We ended up emulating the hardware, run all the software on the emulated hardware, and deploy integration tests to a thousand nodes on AWS for a few minutes it takes to test each combination. Tests finish quickly and it has been a while since we shipped something with a bug in it.
But there’s a catch: we have to unit test the test infrastructure against real hardware - I believe it’d be called test validation. Thus all the individual emulators and cosimulation setups have to have equivalent physical test benches, automated so that no human interaction is needed to compare emulated output to real output. In more than a few cases, we need cycle-accurate behavior.

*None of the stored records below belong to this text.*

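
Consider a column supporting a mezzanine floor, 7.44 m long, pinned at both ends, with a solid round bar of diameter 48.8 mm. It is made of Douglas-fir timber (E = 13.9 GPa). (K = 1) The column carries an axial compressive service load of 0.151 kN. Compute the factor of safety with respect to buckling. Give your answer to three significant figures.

I = πd⁴/64 = π×48.8⁴/64 = 2.784×10^5 mm⁴
I = 2.784×10^5 mm⁴ = 2.784×10^-7 m⁴
Effective length L_e = K·L = 1 × 7.44 = 7.440 m
P_cr = π²EI / L_e² = π² × 13.9×10⁹ × 2.784×10^-7 / 7.440² = 690.0 N
Factor of safety n = P_cr / P = 0.68995 / 0.151 = 4.57

n ≈ 4.57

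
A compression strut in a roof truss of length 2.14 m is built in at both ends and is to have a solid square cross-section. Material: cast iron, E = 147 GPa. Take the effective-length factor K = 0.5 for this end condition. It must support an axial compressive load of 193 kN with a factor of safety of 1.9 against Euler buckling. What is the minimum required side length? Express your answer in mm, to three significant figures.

a ≈ 43.2 mm

Required P_cr = n·P = 1.9 × 193 = 366.7 kN
L_e = K·L = 0.5 × 2.14 = 1.070 m
Required I = P_cr·L_e²/(π²E) = 3.667×10^5 × 1.070² / (π² × 1.47×10^11) = 2.894×10^-7 m⁴
I_req = 2.894×10^5 mm⁴
Solid square: I = a⁴/12  ⇒  a = (12I)^(1/4) = (12×2.894×10^5)^(1/4) = 43.2 mm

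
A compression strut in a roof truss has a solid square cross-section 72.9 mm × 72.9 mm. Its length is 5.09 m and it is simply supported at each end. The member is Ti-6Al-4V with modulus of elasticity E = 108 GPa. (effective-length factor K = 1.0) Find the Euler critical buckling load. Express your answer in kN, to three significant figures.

P_cr ≈ 96.8 kN

I = a⁴/12 = 72.9⁴/12 = 2.354×10^6 mm⁴
I = 2.354×10^6 mm⁴ = 2.354×10^-6 m⁴
Effective length L_e = K·L = 1 × 5.09 = 5.090 m
P_cr = π²EI / L_e² = π² × 108×10⁹ × 2.354×10^-6 / 5.090² = 9.683×10^4 N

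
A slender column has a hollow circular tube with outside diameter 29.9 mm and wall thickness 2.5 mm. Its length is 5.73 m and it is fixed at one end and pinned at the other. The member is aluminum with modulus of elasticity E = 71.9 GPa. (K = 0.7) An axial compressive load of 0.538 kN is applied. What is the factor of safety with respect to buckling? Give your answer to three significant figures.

n ≈ 1.67

Inner diameter d_i = 29.9 − 2×2.5 = 24.90 mm
I = π(d_o⁴ − d_i⁴)/64 = π(29.9⁴ − 24.90⁴)/64 = 2.036×10^4 mm⁴
I = 2.036×10^4 mm⁴ = 2.036×10^-8 m⁴
Effective length L_e = K·L = 0.7 × 5.73 = 4.011 m
P_cr = π²EI / L_e² = π² × 71.9×10⁹ × 2.036×10^-8 / 4.011² = 898.2 N
Factor of safety n = P_cr / P = 0.89820 / 0.538 = 1.67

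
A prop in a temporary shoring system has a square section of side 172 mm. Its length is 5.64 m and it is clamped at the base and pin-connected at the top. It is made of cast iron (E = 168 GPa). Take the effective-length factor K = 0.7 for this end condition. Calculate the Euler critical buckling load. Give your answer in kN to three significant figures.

I = a⁴/12 = 172⁴/12 = 7.293×10^7 mm⁴
I = 7.293×10^7 mm⁴ = 7.293×10^-5 m⁴
Effective length L_e = K·L = 0.7 × 5.64 = 3.948 m
P_cr = π²EI / L_e² = π² × 168×10⁹ × 7.293×10^-5 / 3.948² = 7.759×10^6 N

P_cr ≈ 7760 kN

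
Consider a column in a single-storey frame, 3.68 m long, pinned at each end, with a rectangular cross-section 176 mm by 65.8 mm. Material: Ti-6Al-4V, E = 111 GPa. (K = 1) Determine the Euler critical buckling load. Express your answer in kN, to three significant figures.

P_cr ≈ 338 kN

Buckling occurs about the weak axis: I_min = h·b³/12 with b = 65.8 mm (the shorter side).
I_min = 176×65.8³/12 = 4.178×10^6 mm⁴
I = 4.178×10^6 mm⁴ = 4.178×10^-6 m⁴
Effective length L_e = K·L = 1 × 3.68 = 3.680 m
P_cr = π²EI / L_e² = π² × 111×10⁹ × 4.178×10^-6 / 3.680² = 3.380×10^5 N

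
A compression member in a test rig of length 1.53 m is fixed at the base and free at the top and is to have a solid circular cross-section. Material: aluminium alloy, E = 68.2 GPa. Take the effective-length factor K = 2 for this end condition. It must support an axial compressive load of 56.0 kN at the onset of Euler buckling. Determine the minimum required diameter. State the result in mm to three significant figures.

d ≈ 63.1 mm

L_e = K·L = 2 × 1.53 = 3.060 m
Required I = P_cr·L_e²/(π²E) = 5.600×10^4 × 3.060² / (π² × 6.82×10^10) = 7.790×10^-7 m⁴
I_req = 7.790×10^5 mm⁴
Solid circle: I = πd⁴/64  ⇒  d = (64I/π)^(1/4) = (64×7.790×10^5/π)^(1/4) = 63.1 mm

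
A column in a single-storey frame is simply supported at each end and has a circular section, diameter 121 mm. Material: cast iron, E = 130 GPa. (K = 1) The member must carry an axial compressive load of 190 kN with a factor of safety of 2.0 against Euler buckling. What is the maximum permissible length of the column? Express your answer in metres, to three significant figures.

L_max ≈ 5.96 m

I = πd⁴/64 = π×121⁴/64 = 1.052×10^7 mm⁴
I = 1.052×10^-5 m⁴
Required critical load P_cr = n·P = 2.0 × 190 = 380.0 kN = 3.800×10^5 N
From P_cr = π²EI/(K·L)²:  L = (1/K)·√(π²EI/P_cr) = (1/1)·√(π²×1.30×10^11×1.052×10^-5/3.800×10^5)
L = 5.96 m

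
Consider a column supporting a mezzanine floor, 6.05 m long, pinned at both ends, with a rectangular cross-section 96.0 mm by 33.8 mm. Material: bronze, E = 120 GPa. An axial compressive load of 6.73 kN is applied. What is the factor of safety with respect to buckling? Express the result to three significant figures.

n ≈ 1.49

Buckling occurs about the weak axis: I_min = h·b³/12 with b = 33.8 mm (the shorter side).
I_min = 96.0×33.8³/12 = 3.089×10^5 mm⁴
I = 3.089×10^5 mm⁴ = 3.089×10^-7 m⁴
Effective length L_e = K·L = 1 × 6.05 = 6.050 m
P_cr = π²EI / L_e² = π² × 120×10⁹ × 3.089×10^-7 / 6.050² = 9.996×10^3 N
Factor of safety n = P_cr / P = 9.9956 / 6.73 = 1.49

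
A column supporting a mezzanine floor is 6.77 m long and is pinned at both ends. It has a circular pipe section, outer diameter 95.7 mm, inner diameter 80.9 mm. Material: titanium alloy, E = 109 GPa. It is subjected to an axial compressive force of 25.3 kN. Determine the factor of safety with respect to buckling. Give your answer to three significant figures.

d_o = 95.7 mm, d_i = 80.9 mm
I = π(d_o⁴ − d_i⁴)/64 = π(95.7⁴ − 80.90⁴)/64 = 2.015×10^6 mm⁴
I = 2.015×10^6 mm⁴ = 2.015×10^-6 m⁴
Effective length L_e = K·L = 1 × 6.77 = 6.770 m
P_cr = π²EI / L_e² = π² × 109×10⁹ × 2.015×10^-6 / 6.770² = 4.729×10^4 N
Factor of safety n = P_cr / P = 47.289 / 25.3 = 1.87

n ≈ 1.87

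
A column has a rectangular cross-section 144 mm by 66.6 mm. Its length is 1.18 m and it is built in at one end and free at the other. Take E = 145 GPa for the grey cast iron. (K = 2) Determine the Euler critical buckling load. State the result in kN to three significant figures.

Buckling occurs about the weak axis: I_min = h·b³/12 with b = 66.6 mm (the shorter side).
I_min = 144×66.6³/12 = 3.545×10^6 mm⁴
I = 3.545×10^6 mm⁴ = 3.545×10^-6 m⁴
Effective length L_e = K·L = 2 × 1.18 = 2.360 m
P_cr = π²EI / L_e² = π² × 145×10⁹ × 3.545×10^-6 / 2.360² = 9.109×10^5 N

P_cr ≈ 911 kN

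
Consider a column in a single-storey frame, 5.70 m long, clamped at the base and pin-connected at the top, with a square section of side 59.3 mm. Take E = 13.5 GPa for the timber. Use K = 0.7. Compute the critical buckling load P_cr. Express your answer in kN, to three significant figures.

P_cr ≈ 8.62 kN

I = a⁴/12 = 59.3⁴/12 = 1.030×10^6 mm⁴
I = 1.030×10^6 mm⁴ = 1.030×10^-6 m⁴
Effective length L_e = K·L = 0.7 × 5.70 = 3.990 m
P_cr = π²EI / L_e² = π² × 13.5×10⁹ × 1.030×10^-6 / 3.990² = 8.624×10^3 N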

The test harness unit (validation ) test has to, for example, spin up a logic analyzer and a few MSO oscilloscopes, reinitialize the test bench – e.g. load the 3rd party firmware we test against, then get it all synchronized and run the validation scenarios. Oh, and the firmware of the instrumentation is also a part of the setup: we found bugs in T&M equipment firmware/software that would break our tests. We regression test that stuff, too.

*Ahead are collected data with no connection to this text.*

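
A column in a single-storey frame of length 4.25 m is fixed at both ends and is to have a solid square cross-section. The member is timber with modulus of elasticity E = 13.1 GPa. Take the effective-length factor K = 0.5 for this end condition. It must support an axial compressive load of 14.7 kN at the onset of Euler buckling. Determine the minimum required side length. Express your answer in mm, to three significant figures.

a ≈ 49.8 mm

L_e = K·L = 0.5 × 4.25 = 2.125 m
Required I = P_cr·L_e²/(π²E) = 1.470×10^4 × 2.125² / (π² × 1.31×10^10) = 5.134×10^-7 m⁴
I_req = 5.134×10^5 mm⁴
Solid square: I = a⁴/12  ⇒  a = (12I)^(1/4) = (12×5.134×10^5)^(1/4) = 49.8 mm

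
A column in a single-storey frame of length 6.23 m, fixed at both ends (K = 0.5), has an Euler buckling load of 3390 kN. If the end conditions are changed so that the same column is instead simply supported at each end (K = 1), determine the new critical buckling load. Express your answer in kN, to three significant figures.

P_cr ∝ 1/K², so P_cr,new = P_cr,old × (K_old/K_new)² = 3390 × (0.5/1)²
= 3390 × 0.2500 = 848 kN

P_cr ≈ 848 kN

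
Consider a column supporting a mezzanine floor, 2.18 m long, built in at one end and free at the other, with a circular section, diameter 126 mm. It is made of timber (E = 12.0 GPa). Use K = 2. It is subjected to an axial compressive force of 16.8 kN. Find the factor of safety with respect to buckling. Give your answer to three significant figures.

n ≈ 4.59

I = πd⁴/64 = π×126⁴/64 = 1.237×10^7 mm⁴
I = 1.237×10^7 mm⁴ = 1.237×10^-5 m⁴
Effective length L_e = K·L = 2 × 2.18 = 4.360 m
P_cr = π²EI / L_e² = π² × 12.0×10⁹ × 1.237×10^-5 / 4.360² = 7.708×10^4 N
Factor of safety n = P_cr / P = 77.083 / 16.8 = 4.59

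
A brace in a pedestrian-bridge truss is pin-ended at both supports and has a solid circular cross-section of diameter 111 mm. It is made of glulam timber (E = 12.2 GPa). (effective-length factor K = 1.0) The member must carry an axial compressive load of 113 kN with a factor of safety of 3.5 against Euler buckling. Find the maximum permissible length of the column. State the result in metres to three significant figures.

I = πd⁴/64 = π×111⁴/64 = 7.452×10^6 mm⁴
I = 7.452×10^-6 m⁴
Required critical load P_cr = n·P = 3.5 × 113 = 395.5 kN = 3.955×10^5 N
From P_cr = π²EI/(K·L)²:  L = (1/K)·√(π²EI/P_cr) = (1/1)·√(π²×1.22×10^10×7.452×10^-6/3.955×10^5)
L = 1.51 m

L_max ≈ 1.51 m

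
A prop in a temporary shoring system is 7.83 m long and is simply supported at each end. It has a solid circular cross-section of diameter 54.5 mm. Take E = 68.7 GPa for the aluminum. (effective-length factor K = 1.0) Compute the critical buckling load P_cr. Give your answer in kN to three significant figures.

I = πd⁴/64 = π×54.5⁴/64 = 4.331×10^5 mm⁴
I = 4.331×10^5 mm⁴ = 4.331×10^-7 m⁴
Effective length L_e = K·L = 1 × 7.83 = 7.830 m
P_cr = π²EI / L_e² = π² × 68.7×10⁹ × 4.331×10^-7 / 7.830² = 4.789×10^3 N

P_cr ≈ 4.79 kN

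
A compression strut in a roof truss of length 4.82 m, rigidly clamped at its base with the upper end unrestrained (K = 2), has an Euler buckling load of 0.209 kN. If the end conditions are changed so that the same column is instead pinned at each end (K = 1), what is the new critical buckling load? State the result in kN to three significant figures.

P_cr ≈ 0.836 kN

P_cr ∝ 1/K², so P_cr,new = P_cr,old × (K_old/K_new)² = 0.209 × (2/1)²
= 0.209 × 4.000 = 0.836 kN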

All in all, a full test suite, run sequentially, takes about 40,000 hours, and that’s when being very careful about orthogonalizing the tests so that there’s a good balance between integration aspects and unit aspects.
I totally dig why Oracle has to do something like this, but on the other hand, we have a code base that’s not very brittle, but the integration aspects make it mostly impossible to reason about what could possibly break - so we either test, or get the support people overwhelmed with angry calls. Had we had brittle code on top of it, we’d have been doomed.